Whether you are an avid photographer or you just like to dabble, you are likely to going to want a snap at least a few photos during your travel. There are countless options for cameras, lenses and more and we address those in our blog post focusing on cameras and binoculars.
No matter your camera of choice, today we are focusing on five easy things you can do to give yourself the most interesting and best possible photographs:
1. Remember the ‘Rule of Thirds’
Instead of simply trying to center every photo, practice the “Rule of Thirds.” To do this, first imagine three vertical and three horizontal lines splitting the area of your shot into nine segments. Then, place the key elements of your scene at one or more of the spots where the lines intersect. Try a few different placements to see what looks most interesting and visually appealing to you. (Pro-Tip: Depending on your phone or camera, the grid may already be ‘built in’ and can typically be activated in your device’s settings or options.) For wildlife photography on a scenic landscape, it often creates a more visually pleasing photo to capture the animal at the bottom left intersection of the grid, as our Western eyes scan left-to-right. For the same reason, it is also best to position the animal looking into the picture, such as this little meerkat is doing, as opposed to looking off at something out of the frame.

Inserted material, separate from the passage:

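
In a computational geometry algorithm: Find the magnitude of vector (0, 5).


|u| = sqrt(0^2 + 5^2) = sqrt(25) = 5

5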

2. Don’t Zoom in with Your Phone’s Camera
Resist the urge to zoom in with the camera on your phone. A very small zoom will typically produce clear pictures, but any magnification greater than 2x looks will look pixelated, or blurry. You will likely appreciate a well-focused photo, shot further away, than a blurry close-up. Keep this in mind when appreciating vast landscapes and gorgeous sunsets.
3. Offer to Take Photos of Others
Offer to take photos of your fellow travelers as often as possible – we may feel uncomfortable asking others to take a photo, but those images turn out much better than selfies. Take these photos from many angles and be sure to use both portrait (vertical) and landscape (horizontal) perspectives. As you gain experience, try out your device’s various modes to have some fun with panoramic photos, square photos or other available options. Finally, make sure to take photos without sunglasses and hats as well!
4. Limit Editing
Before posting, edit the photo on your phone or computer to straighten a tilted landscape or adjust for brightness. If you’re new to editing, simply use the built-in photo editor, but if you’re a bit more experienced, there are many photo editing apps that allow for higher-level editing. Don’t over-edit your photos or use obviously filters, as it distracts from the picture’s content and can appear like you’re trying to hide something. A simple touch up of lighting/colors is perfect.
5. Remember Video
Don’t forget video as a great, interactive option! Keep your hand as steady as possible (consider a small phone tripod or resting your hand on a stable surface) and if you have to pan/move, do so 5x more slowly than you think you need to pan! People notoriously move too quickly and take too short of videos. Give your audience time to get “in the moment.”
Our best advice is to practice before you get to a special destination or occasion. The more comfortable you feel with your camera or phone, the better your results will be!